Various industry analysts say getting legislators to approve cannabis growing by peasants is a major hurdle in the conservative African society where marijuana is associated with delinquency and depression.

Cannabis farming has already proven problematic in North America despite the market being more mature than Africa, according to the African Cannabis Report by Prohibition Partners, which tracks the sector.

“Any path towards the inauguration of a legalised and regulated cannabis industry will present challenges. The laws governing cannabis use in Africa are both opaque and open to interpretation,” said managing director Daragh Anglim in the report.

The complexity in cannabis regulation is evident across Africa. While in Kenya and Uganda loads of contraband are intercepted on a daily basis, it is largely for rent-seeking by law enforcers rather than a concerted effort at combating the illicit trade.

In Embu and Meru regions on the slopes of Mount Kenya, cannabis is known to be grown in protected areas like forest reserves; often shielded by local administrators who jump into action when their jobs are at stake or a deal has gone wrong in the value chain.

Post legislation, vested interests in the lucrative trade often mean licensing is not exactly transparent. In Uganda the anti-narcotics law allows use of cannabis for medicinal use only.

Israeli firm Together Pharma and its local partner Industrial Hemp Ltd have been seeking a licence to grow cannabis for hemp, which is used in making fibre, since 2012, according to director Cadet Benjamin.

When the matter of licensing cultivation of cannabis came up in Uganda’s parliament last August, Prime Minister Ruhakana Rugunda pleaded for more time while the Ministry of Health said it was waiting for a Cabinet position on the matter. Growing and using cannabis for recreation is illegal in Uganda.

Away from regulation, the analysts point at infrastructure constraints. Because cannabis would have to be grown under tight controls for safety reasons, it is unlikely to be allowed in open fields.

That leaves regulated farming under greenhouses as the immediately viable option, as is happening in Lesotho, Zimbabwe and South Africa, with the farms also serving as bonded warehouses. Apart from the greenhouses being expensive, cannabis would have to be grown under irrigation for the cultivation to make business sense.

“The reality is that unless innovative irrigation technologies are introduced, there is likely to be insufficient water to support mass scale operations in the region, particularly in newer cultivation methods such as hydroponics,” the report says.

Without conducive growing conditions, Africa is unlikely to produce the high quality cannabis demanded in the mature markets of Canada, Europe and the US.

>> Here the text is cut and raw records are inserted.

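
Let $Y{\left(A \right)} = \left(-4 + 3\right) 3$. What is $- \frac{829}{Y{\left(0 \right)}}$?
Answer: $\frac{829}{3} \approx 276.33$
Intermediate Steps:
$Y{\left(A \right)} = -3$ ($Y{\left(A \right)} = \left(-1\right) 3 = -3$)
$- \frac{829}{Y{\left(0 \right)}} = - \frac{829}{-3} = \left(-829\right) \left(- \frac{1}{3}\right) = \frac{829}{3}$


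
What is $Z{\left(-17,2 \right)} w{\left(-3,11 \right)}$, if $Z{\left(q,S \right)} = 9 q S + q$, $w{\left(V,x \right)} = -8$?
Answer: $2584$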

Challenges of getting expertise for commercial cultivation and processing facilities are also factors in the face of erratic power supply across the continent.

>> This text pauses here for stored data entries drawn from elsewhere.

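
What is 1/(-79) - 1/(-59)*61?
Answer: 4760/4661 ≈ 1.0212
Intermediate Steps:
1/(-79) - 1/(-59)*61 = -1/79 - 1*(-1/59)*61 = -1/79 + (1/59)*61 = -1/79 + 61/59 = 4760/4661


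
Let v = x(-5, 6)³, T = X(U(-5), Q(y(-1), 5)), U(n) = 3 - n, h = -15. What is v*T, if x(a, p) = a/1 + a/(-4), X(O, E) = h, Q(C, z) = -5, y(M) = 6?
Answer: 50625/64 ≈ 791.02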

The cost of a cannabis processing facility ranges from $2 million to $10 million. However, National Frontiers Data says smaller units costing between $200,000 and $500,000 are available from Australia, the EU and North America.

On the sales end, analysts say the actual market for medicinal cannabis is not yet known despite the increasing prevalence of chronic diseases in Africa like hypertension, cardiovascular diseases, stroke, diabetes, cancer, liver and renal diseases and HIV/Aids, as well as mental health disorders. They also warn that use of cannabis solutions in treatments could be disrupted at any stage by advances in technology.

Nathan Emery, the CEO of Precision Cannabis Therapeutics Zimbabwe, is quoted by Prohibition Partners as saying that the medicinal use of cannabis would spread rapidly in Africa given the quick adoption of plant based treatments such as the African wild potato and the Moringa tree.

Markets with high pharmaceutical imports such as Nigeria, South Africa and Morocco are considered to be ripe for use of cannabis as medicine so long as its cost is close to current spending on health. With many countries in Africa now pursuing universal health insurance schemes, the market could expand significantly.